Michael Barin

Fine Jewelry for the Environmentally Conscience Connoisseur


     Sapphires come in almost any color imaginable, but you may be curious as to what makes this gemstone so versatile. Ready for another chemistry lesson?

     A sapphire is a gemstone variety of the mineral corundum, among the strongest natural gemstones in existence. Pure corundum is colorless, but minute trace elements give the gemstone its signature variety of colors. Blue sapphires, for example, are colored by a combination of the trace elements iron and titanium. Iron and chromium create gold and orange sapphires, while chromium yields pinks and reds. The many combinations of trace elements result in extraordinary colored sapphires sometimes referred to as fancy color sapphires.
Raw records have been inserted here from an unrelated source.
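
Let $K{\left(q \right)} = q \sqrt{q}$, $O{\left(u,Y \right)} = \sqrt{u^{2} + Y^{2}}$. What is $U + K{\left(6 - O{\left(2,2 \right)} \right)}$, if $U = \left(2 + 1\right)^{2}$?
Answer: $9 + 2 \sqrt{2} \left(3 - \sqrt{2}\right)^{\frac{3}{2}} \approx 14.648$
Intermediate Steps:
$O{\left(u,Y \right)} = \sqrt{Y^{2} + u^{2}}$
$K{\left(q \right)} = q^{\frac{3}{2}}$
$U = 9$ ($U = 3^{2} = 9$)
$U + K{\left(6 - O{\left(2,2 \right)} \right)} = 9 + \left(6 - \sqrt{2^{2} + 2^{2}}\right)^{\frac{3}{2}} = 9 + \left(6 - \sqrt{4 + 4}\right)^{\frac{3}{2}} = 9 + \left(6 - \sqrt{8}\right)^{\frac{3}{2}} = 9 + \left(6 - 2 \sqrt{2}\right)^{\frac{3}{2}}$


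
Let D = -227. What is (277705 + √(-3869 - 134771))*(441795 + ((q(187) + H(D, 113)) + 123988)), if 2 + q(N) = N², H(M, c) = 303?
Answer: 166915423365 + 2404212*I*√8665 ≈ 1.6692e+11 + 2.238e+8*I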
Most natural sapphires are exposed to heat in order to improve their color and clarity. This practice is widely accepted and results in more vibrant, stronger stones that are more resistant to accidental chipping and breakage. 
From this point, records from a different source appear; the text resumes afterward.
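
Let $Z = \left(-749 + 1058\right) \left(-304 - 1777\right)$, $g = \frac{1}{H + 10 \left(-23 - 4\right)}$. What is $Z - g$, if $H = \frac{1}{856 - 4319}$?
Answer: $- \frac{601239184856}{935011} \approx -6.4303 \cdot 10^{5}$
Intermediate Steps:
$H = - \frac{1}{3463}$ ($H = \frac{1}{-3463} = - \frac{1}{3463} \approx -0.00028877$)
$g = - \frac{3463}{935011}$ ($g = \frac{1}{- \frac{1}{3463} + 10 \left(-23 - 4\right)} = \frac{1}{- \frac{1}{3463} + 10 \left(-27\right)} = \frac{1}{- \frac{1}{3463} - 270} = \frac{1}{- \frac{935011}{3463}} = - \frac{3463}{935011} \approx -0.0037037$)
$Z = -643029$ ($Z = 309 \left(-2081\right) = -643029$)
$Z - g = -643029 - - \frac{3463}{935011} = -643029 + \frac{3463}{935011} = - \frac{601239184856}{935011}$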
     The word “sapphire” comes from the Latin word “sapphiru,” meaning "blue." Cornflower blue sapphires, also known as Kashmir sapphires, are the most valuable. These stones are often associated with loyalty and dignity, making them a top choice for royalty. In fact, members of the Vatican traditionally wore blue sapphires because the gems were believed to represent purity of purpose and deed. The largest cut and polished sapphire, the Millennium sapphire, was discovered in Madagascar in 1996 and has a weight of 61,500 carats.